Now I might be little biased since I know this Friday's feature personally, but if you asked me what he does, I still can't fully describe it.
Jay Menez is a bit of a renaissance man. He's had so many different career paths that he's been able to find unique connections between them, launching his life story into one that deserves its own movie.
We'll try to keep a running tally on his titles, beginning with director, since he's currently working on a feature film.
I learned about his movie idea one day in a restaurant in Los Angeles, when he also taught me a term to describe, "someone with mastery in many different areas of intellectual study, like the arts, literature, science, and music."
The term was polymath.
It's like being the LeBron James of life - pretty solid at everything. Except Jay isn't known for his basketball skills (ironically, his movie will be about basketball).
"The modern interpretation of polymath," Jay explains, "extends to a wider variety of subjects and describes someone who has expertise and skill in several distinct areas. Often we call them generalists. In this day of specialization, its become more popular—and profitable—to niche down as narrow as possible."
Jay Menez with someone in his impressive network of friends, Jim Kwik
Jay definitely has a point, because from social media to skillsets, the advice I keep hearing is to specialize. It's nice to hear that it might be advantageous to do the exact opposite.

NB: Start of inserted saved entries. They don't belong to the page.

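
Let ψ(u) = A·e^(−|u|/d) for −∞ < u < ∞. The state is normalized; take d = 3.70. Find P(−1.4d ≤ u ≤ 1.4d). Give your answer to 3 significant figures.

P ≈ 0.939

The probability is P = ∫ |ψ|² du over [−1.4d, 1.4d].
With A² fixed by ∫|ψ|² = 1, i.e. A² = (d)^(−1), substitute and integrate.
By symmetry take twice the u ≥ 0 contribution in numerator and denominator; the 2's cancel. Substituting t = u/d, A² and the length scale cancel in the ratio: P = ∫_{0}^{1.4} e^(-2·t) dt / ∫_{0}^{∞} e^(-2·t) dt.
An antiderivative of e^(-2·t) is -e^(-2·t)/2; evaluating from 0 to 1.4 gives 1/2 - e^(-14/5)/2, while the full integral is 1/2.
Taking the ratio, P = 0.9392.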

"The polymath or generalist can be even more valuable than a specialist BECAUSE he/she brings talent from different areas," Jay goes into detail. "By identifying areas of convergence or overlap between two or more subject areas, the generalist may be in a better position to identify innovative solutions to issues that previously stumped narrowly-focused specialists. The outsider can look past blind spots and dogma, in that way better equipped to disrupt an industry."
Disrupt. That kinda sounds like being unpredictable.

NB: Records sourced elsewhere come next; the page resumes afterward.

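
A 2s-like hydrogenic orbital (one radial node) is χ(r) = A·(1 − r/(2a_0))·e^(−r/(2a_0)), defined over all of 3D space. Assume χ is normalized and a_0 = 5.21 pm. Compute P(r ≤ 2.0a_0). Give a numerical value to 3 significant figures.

P ≈ 0.0527

Integrate the radial probability density 4πr²|χ|² over r ≤ 2.0a_0.
The full normalization integral is A²·[8·π·a_0^3] = 1, fixing A².
Substituting u = r/a_0, A², 4π and the length scale all cancel in the ratio: P = ∫_{0}^{2.0} u^2·(1 - u/2)^2·e^(-u) du / ∫_{0}^{∞} u^2·(1 - u/2)^2·e^(-u) du.
Using ∫ u^2·(1 - u/2)^2·e^(-u) du = -(u^4/4 + u^2 + 2·u + 2)·e^(-u), the numerator is 2 - 14·e^(-2) and the denominator is 2.
This evaluates to P = 0.05265.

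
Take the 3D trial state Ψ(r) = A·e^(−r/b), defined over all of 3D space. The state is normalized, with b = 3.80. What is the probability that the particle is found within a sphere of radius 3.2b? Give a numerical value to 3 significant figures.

P = ∫ |Ψ|² 4πr² dr over r ≤ 3.2b.
A² is fixed by ∫₀^∞ 4πr²|Ψ|² dr = 1, i.e. A² = (π·b^3)^(−1).
In terms of u = r/b (A², 4π and the length scale all cancel between numerator and denominator), P = [∫_{0}^{3.2} u^2·e^(-2·u) du] / [∫_{0}^{∞} u^2·e^(-2·u) du].
Using ∫ u^2·e^(-2·u) du = -(2·u^2 + 2·u + 1)·e^(-2·u)/4, the numerator is 1/4 - 697·e^(-32/5)/100 and the denominator is 1/4.
The region integral divided by the full integral gives P = 0.9537.

P ≈ 0.954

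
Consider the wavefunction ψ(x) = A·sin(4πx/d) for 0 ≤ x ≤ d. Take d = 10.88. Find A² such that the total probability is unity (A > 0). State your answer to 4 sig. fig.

A^2 ≈ 0.1838

We need A² ∫|f|² dx = 1, taking the integral from 0 to d.
∫|ψ|² dx = A²·(d/2).
With d = 10.88: A² = 0.18382 and A = 0.42875.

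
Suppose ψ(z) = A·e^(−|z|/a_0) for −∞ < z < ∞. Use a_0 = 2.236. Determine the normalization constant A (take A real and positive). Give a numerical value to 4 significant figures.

A ≈ 0.6688

Normalization requires ∫|ψ|² dz = 1, integrated from −∞ to ∞.
Recall ∫₀^∞ z^m e^(−z/β) dz = m!·β^(m+1), carrying out the integral gives A² · a_0.
Substituting a_0 = 2.236 gives A² = 0.44723, so A = 0.66875.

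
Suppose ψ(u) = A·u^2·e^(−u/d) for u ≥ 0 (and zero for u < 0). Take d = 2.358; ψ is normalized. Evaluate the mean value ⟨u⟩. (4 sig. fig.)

⟨u⟩ ≈ 5.895

⟨u⟩ = ∫ u |ψ|² du over the full domain.
The ratio of the moment integral to the normalization integral gives ⟨u⟩ = 5·d/2.
With d = 2.358, ⟨u⟩ = 5.8950.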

Maybe I should have used Kobe for those basketball references
Speaking of unpredictability, who remembers 2008?
"There’s a pivotal part in my life where everything changed at once," I think you know where Jay is going here. "I had been in finance for a decade, chasing money, and accumulating the trophies of my childhood dreams—houses, exotic cars, hot women, and a fat bank account. Then a big real estate crash occurred, where I was heavily leveraged, and it wiped out my business and most of my personal assets. I could have easily rebuilt in finance or real estate, but my gut told be that I needed to shake things up— again. Call it a serendipitous push into Hollywood filmmaking, it became the best reinvention for me ever. Now I get to tell stories that help people build their businesses, think more about personal development, and make empowered decisions about their lives. The sense of contribution is incredible, and something that had been missing since my days in public service."

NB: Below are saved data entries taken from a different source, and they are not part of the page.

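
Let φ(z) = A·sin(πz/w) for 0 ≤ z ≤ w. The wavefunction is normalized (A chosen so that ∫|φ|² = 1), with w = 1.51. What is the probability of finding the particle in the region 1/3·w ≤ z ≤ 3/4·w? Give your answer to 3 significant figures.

The probability is P = ∫ |φ|² dz over [1/3·w, 3/4·w].
With A² fixed by ∫|φ|² = 1, i.e. A² = (w/2)^(−1), substitute and integrate.
In terms of u = z/w (A² and the length scale cancel between numerator and denominator), P = [∫_{1/3}^{3/4} sin(π·u)^2 du] / [∫_{0}^{1} sin(π·u)^2 du].
Using ∫ sin(π·u)^2 du = u/2 - sin(2·π·u)/(4·π), the numerator is √(3)/(8·π) + 1/(4·π) + 5/24 and the denominator is 1/2.
This works out to P = (3·√(3) + 6 + 5·π)/(12·π).

P ≈ 0.714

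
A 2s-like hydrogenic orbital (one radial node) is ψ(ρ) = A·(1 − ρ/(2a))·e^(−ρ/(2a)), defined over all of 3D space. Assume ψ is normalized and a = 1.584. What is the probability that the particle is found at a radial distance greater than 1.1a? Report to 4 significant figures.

P ≈ 0.9613

P = ∫ |ψ|² 4πρ² dρ over ρ > 1.1a.
Normalization gives A² = 1/(8·π·a^3).
Let u = ρ/a; then A², 4π and the length scale all cancel, so P = ∫_{1.1}^{∞} u^2·(1 - u/2)^2·e^(-u) du ÷ ∫_{0}^{∞} u^2·(1 - u/2)^2·e^(-u) du.
With ∫ u^2·(1 - u/2)^2·e^(-u) du = -(u^4/4 + u^2 + 2·u + 2)·e^(-u) + C, the region integral is ≈ 1.92267 and the full one is 2.
Taking the ratio yields P = 0.96134.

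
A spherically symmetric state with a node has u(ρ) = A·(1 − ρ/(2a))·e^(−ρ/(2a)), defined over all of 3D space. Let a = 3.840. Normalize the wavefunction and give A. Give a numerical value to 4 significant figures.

We need A² ∫|f|² 4πρ² dρ = 1, taking the integral from 0 to ∞.
In 3D with spherical symmetry the volume element is 4πρ² dρ.
∫|u|² 4πρ² dρ = A²·(8·π·a^3).
Hence A² = 1/[8·π·a^3].
With a = 3.840: A² = 0.00070269 and A = 0.026508.

A ≈ 0.02651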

That was a long story made very short. But there's definitely some smaller moments where even a DaVinci is challenged.
"I learned early on a sense of “figureoutability.”
Boy, I know some co-workers who could use that skill...
"It's the ability or confidence of knowing that whatever situation is thrown our way, we’ll be able to figure it out and resolve it with the best outcome that could be achieved by anyone in the same position."
Even LeBron? Yes, anyone.
Photo provided by Jay Menez
"In my first real career as a police officer, unpredictable situations were a predictable part of the job, and performing under pressure could lead to life or death consequences. But it isn’t about having the right answer instantly, it’s about being able to maintain a cool head under pressure and keeping things in perspective. Luckily for me these days, rarely are the stakes so high. So I find its best to ask myself if the worst case occurs, how will it affect me a year from now and can I move on. Most of the time, its a non-event."
Well, I guess that means things aren't as bad as Khloé Kardashian makes them seem. You'll probably be alright this time next year, honey.
Jay continues to be a close mentor, and one of the four people I know in LA who aren't the "what can you do for me" type.
And I know a lot of people in LA.
Photo provided by Jay Menez
As if the cop/director/pilot (although not mentioned in detail, yep he's that too)/mentor/storyteller/finance guy wasn't unpredictable enough, he leaves us with one thought:
"Being unpredictable comes with the ability to pivot, transform, and reinvent at will. It’s an empowering feeling that means instead of life happening to us, we have the freedom to make life happen for us."
Oh, add author to the list. He has a book too.